バカだ。今回は学生同士の決闘のため命は取られなかったが、戦場で同じことをすれば私は死んでいたのだろうか。
貴族という身分に甘え、平和ボケしていたのは私の方だ。
「私は……未熟だ」
悔しさで涙が出てしまいそうになる。
しかしぐっと涙を堪える。負けて流す涙は、騎士として恥だからだ。
「私に足りなかったのは……勝利への貪欲さか? ギルは自らの勝利だけを信じているようだった。そのためにはたとえ、他人に罵倒されようとも、自らの道を貫いた」
言葉にするのは簡単だが、周りの声に左右されずに、自分を持ち続けることはなによりも難しいことのように思えた。
そして彼は私に決闘で勝っても、『もう決闘なんて申し込んでくるんじゃないぞ』という要求しか口にしなかった。
本来、決闘に負けた者は相手の言うことを、なんでも聞かなければならない。
私はそれを利用して、彼の隣にいたリディアを解放しようとした。
だが、私は負けた。
敗北者の私に彼は、なにを要求するだろうか?
女好きで有名な彼のことだ。もしや私の体を……? と身構えたが、それは取り越し苦労であった。

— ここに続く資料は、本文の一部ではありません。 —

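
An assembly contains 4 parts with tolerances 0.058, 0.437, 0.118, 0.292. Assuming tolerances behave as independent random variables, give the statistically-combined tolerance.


RSS = sqrt(0.058^2 + 0.437^2 + 0.118^2 + 0.292^2)
= sqrt(0.293521)
= 0.5418

0.5418


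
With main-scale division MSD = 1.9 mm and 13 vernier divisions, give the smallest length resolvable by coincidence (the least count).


LC = MSD / n_div
= 1.9 / 13
= 0.1462

0.1462


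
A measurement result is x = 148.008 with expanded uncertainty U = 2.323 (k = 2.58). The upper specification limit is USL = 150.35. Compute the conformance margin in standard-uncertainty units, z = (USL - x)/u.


u = U / k = 2.323 / 2.58 = 0.9003876
margin = |USL - x| = |150.35 - 148.008| = 2.342
z = margin / u = 2.342 / 0.9003876
z = 2.6011

2.6011


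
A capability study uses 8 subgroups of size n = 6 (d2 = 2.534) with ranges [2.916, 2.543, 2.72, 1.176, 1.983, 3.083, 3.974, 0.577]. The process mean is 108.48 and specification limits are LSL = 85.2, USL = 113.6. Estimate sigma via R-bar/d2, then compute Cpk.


R_bar = (2.916 + 2.543 + 2.72 + 1.176 + 1.983 + 3.083 + 3.974 + 0.577) / 8 = 2.3715
sigma = R_bar / d2 = 2.3715 / 2.534 = 0.93587214
Cp = (USL - LSL)/(6*sigma) = (113.6 - 85.2)/(6*0.93587214) = 5.0577
Cpu = (113.6 - 108.48)/(3*0.93587214) = 1.8236
Cpl = (108.48 - 85.2)/(3*0.93587214) = 8.2917
Cpk = min(Cpu, Cpl) = 1.8236

1.8236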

「噂というのはアテにならないものだな。怠惰な貴族……なんてとんでもない。本当に強い者というのは、彼のような人間のことをいうのだろう」
去り際のギルの顔を思い浮かべながら、私は立ち上がる。
──きゅんっ。
何故だか、彼のことを考えると下腹部に熱を感じた。
「……っ!?」
このような感覚は初めてだったので戸惑い、すぐに手でお腹を抑える。
「ギル・フォルデスト……彼からは学ぶことが多そうだ」
爽快な青空に、ギルの面影を感じながら、独り言を呟いた。